Susan Fredman
Designs for Dignity
Chicago, Illinois.
Interior designer Susan Fredman believes that "all human beings deserve to live and work within creative environments." She had been long troubled by excess in the design industry of lovely items rejected or discontinued when she was asked to give design help to a center for abuse victims. So she enlisted vendors to help furnish the 11,000-square-foot facility. "Everything was donated," she recalls. "This was a critical a-ha moment."
Susan, who works full-time at her own design firm, founded Designs for Dignity in 2000. It provides recycled items and pro bono design services to Chicago-area nonprofits serving those who suffer from poverty, violence, addiction, and discrimination. "At nonprofits there is sometimes an idea that you're doing your job better if you're working in ugly surroundings," she chuckles.
Over the past decade, Designs for Dignity has completed 75 projects, transforming spaces through sweat equity, vendor solicitations, and donations. In 2008, more than $205,000 worth of donated goods--flooring, furniture, and accessories--were re-used on project sites.

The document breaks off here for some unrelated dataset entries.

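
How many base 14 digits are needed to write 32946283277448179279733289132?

32946283277448179279733289132 in base 14 is A3708B2D5B2DAA8CB11C5960C, which has 25 digits.

25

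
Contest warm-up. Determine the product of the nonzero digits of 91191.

81

9×1×1×9×1 = 81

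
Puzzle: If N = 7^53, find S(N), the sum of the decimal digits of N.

7^53 = 616873509628062366290756156815389726793178407
Sum of its 45 digits: 220.

220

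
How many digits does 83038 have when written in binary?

17

83038 in base 2 is 10100010001011110, which has 17 digits.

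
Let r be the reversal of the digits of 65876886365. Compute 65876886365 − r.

Reverse of 65876886365 is 56368867856.
65876886365 − 56368867856 = 9508018509

9508018509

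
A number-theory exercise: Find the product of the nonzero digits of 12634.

1×2×6×3×4 = 144

144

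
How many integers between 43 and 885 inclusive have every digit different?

619

The integers in [43, 885] that have every digit different: 43, 45, 46, 47, 48, 49, …, 876, 879.
619 qualify.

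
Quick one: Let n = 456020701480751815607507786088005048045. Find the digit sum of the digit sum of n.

8

First digit sum: 152.
1+5+2 = 8.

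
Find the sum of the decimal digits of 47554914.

39

4+7+5+5+4+9+1+4 = 39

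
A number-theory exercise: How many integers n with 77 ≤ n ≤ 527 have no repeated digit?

The integers in [77, 527] that have no repeated digit: 78, 79, 80, 81, 82, 83, …, 526, 527.
330 qualify.

330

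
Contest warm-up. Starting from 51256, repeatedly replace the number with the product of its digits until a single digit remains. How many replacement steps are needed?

2

51256 → 300 → 0 (2 steps)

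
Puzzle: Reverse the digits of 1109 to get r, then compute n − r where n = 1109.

-7902

Reverse of 1109 is 9011.
1109 − 9011 = -7902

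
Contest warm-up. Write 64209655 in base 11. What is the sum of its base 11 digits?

64209655 in base 11 is 33276734.
Digit sum: 3+3+2+7+6+7+3+4 = 35.

35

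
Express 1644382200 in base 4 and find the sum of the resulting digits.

21

1644382200 in base 4 is 1202000310133320.
Digit sum: 1+2+0+2+0+0+0+3+1+0+1+3+3+3+2+0 = 21.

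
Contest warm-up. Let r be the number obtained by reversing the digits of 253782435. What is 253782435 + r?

Reverse of 253782435 is 534287352.
253782435 + 534287352 = 788069787

788069787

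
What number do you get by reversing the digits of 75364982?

28946357

Reversing 75364982 gives 28946357.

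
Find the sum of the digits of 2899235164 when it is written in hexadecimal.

2899235164 in base 16 is ACCED15C.
Digit sum: 10+12+12+14+13+1+5+12 = 79.

79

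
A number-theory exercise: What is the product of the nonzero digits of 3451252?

1200

3×4×5×1×2×5×2 = 1200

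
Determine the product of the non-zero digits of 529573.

9450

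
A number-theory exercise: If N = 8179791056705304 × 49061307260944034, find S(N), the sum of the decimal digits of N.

117

8179791056705304 × 49061307260944034 = 401311242363341003686132774956336
Sum of its 33 digits: 117.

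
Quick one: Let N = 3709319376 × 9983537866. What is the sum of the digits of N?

75

3709319376 × 9983537866 = 37032130447383491616
Sum of its 20 digits: 75.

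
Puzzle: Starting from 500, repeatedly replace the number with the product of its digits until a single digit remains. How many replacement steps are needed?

500 → 0 (1 step)

1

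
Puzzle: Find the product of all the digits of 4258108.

0

4×2×5×8×1×0×8 = 0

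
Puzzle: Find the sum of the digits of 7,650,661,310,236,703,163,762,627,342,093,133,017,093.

144

7+6+5+0+6+6+1+3+1+0+2+3+6+7+0+3+1+6+3+7+6+2+6+2+7+3+4+2+0+9+3+1+3+3+0+1+7+0+9+3 = 144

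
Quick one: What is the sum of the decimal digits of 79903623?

7+9+9+0+3+6+2+3 = 39

39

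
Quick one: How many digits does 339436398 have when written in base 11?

339436398 in base 11 is 16466A654, which has 9 digits.

9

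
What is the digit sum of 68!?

68! = 2480035542436830599600990418569171581047399201355367672371710738018221445712183296000000000000000
Sum of its 97 digits: 342.

342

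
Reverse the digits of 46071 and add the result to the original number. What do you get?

63135

Reverse of 46071 is 17064.
46071 + 17064 = 63135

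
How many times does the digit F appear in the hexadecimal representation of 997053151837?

997053151837 in base 16 is E824FFBA5D.
The digit F appears 2 times.

2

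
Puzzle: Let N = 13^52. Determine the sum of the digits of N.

13^52 = 8415003868347247618489696679505181495471801448798649088081
Sum of its 58 digits: 292.

292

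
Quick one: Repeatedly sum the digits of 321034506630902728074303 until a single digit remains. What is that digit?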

Susan was one of 30 designers on a project helping people move out of government housing into affordable housing of their own. She collaborated with a single mom, a city bus driver who mused that she was thinking of wainscoting. "This taught me about preconceptions," Susan says. "How did she learn about wainscoting? It was so interesting and rewarding to help enhance her life with details she wanted in her home."